Еще более эффективный метод разделения науки и религии - их интерпретация как языков, которые не связаны друг с другом, поскольку их функции кардинально отличны друг от друга. Логические позитивисты рассматривали научные утверждения как норму для любого рассуждения, а любыми утверждениями, не поддающимися экспериментальной проверке, пренебрегали как бессмысленными. Позднейший лингвистический анализ, напротив, настаивал на том, что разные типы языка выполняют разные, несводимые друг к другу, функции. Каждая «языковая игра» (термин Витгенштейна и его последователей) отличается способом ее употребления в социальном контексте. Наука и религия выполняют совершенно разную работу, и ни к одной из них неприменимы стандарты другой. Научный язык используется в первую очередь для предсказания и контроля. Теория служит полезным инструментом для обобщения данных, объяснения регулярных характеристик наблюдаемых явлений и предложений технологического применения. Наука интересуется весьма ограниченным кругом вопросов, относящихся к природным явлениям. Мы не должны ожидать, что она будет делать работу, для которой не предназначена, например, снабжать нас мировоззрением, жизненной философией или этическими нормами. Ученые оказываются не мудрее других, когда выходят из своих лабораторий и начинают высказывать предположения относительно предметов, лежащих за рамками науки141.
Функции религиозного языка, по мнению представителей лингвистического анализа, состоят в том, чтобы предлагать способ жизни, устанавливать верные позиции и побуждать следовать определенным нравственным принципам. Значительная часть религиозного языка связана с ритуальной и практической стороной богослужения и жизни общины. Он может также выражать личный религиозный опыт. Сила лингвистического направления состоит, в частности, в том, что оно не концентрируется на религиозной вере как на абстрактной системе, а обращает внимание на то, каким образом религиозный язык действительно используется в жизни людей и общества. Сторонники лингвистического анализа привлекали эмпирические исследования религиозных вопросов, проведенные социологами, антропологами и философами, равно как и литературу, созданную в рамках религиозных традиций.

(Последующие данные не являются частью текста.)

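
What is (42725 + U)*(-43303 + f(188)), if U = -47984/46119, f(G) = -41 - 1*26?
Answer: -85455653440670/46119 ≈ -1.8529e+9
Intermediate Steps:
f(G) = -67 (f(G) = -41 - 26 = -67)
U = -47984/46119 (U = -47984*1/46119 = -47984/46119 ≈ -1.0404)
(42725 + U)*(-43303 + f(188)) = (42725 - 47984/46119)*(-43303 - 67) = (1970386291/46119)*(-43370) = -85455653440670/46119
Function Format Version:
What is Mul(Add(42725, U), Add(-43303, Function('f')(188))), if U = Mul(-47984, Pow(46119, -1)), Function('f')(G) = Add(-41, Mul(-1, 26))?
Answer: Rational(-85455653440670, 46119) ≈ -1.8529e+9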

Некоторые ученые, изучавшие различные культуры, приходили к выводу, что религиозные традиции представляют собой в первую очередь практичный и нормативный образ жизни. Предания, ритуалы и религиозная практика способствовали объединению людей в рамках общин, наделенных общими воспоминаниями, предположениями и жизненной стратегией. Другие исследователи полагали, что основной целью религиозной традиции является трансформация личности. Религиозная литература много говорит об опыте освобождения от вины путем прощения и доверия, превозмогающего тревогу, о переходе от раздробленности к целостности. Восточные традиции говорят об освобождении от страданий и эгоцентризма с помощью опыта умиротворения, единства и просветления142. Совершенно очевидно, что подобный опыт имеет мало общего с наукой.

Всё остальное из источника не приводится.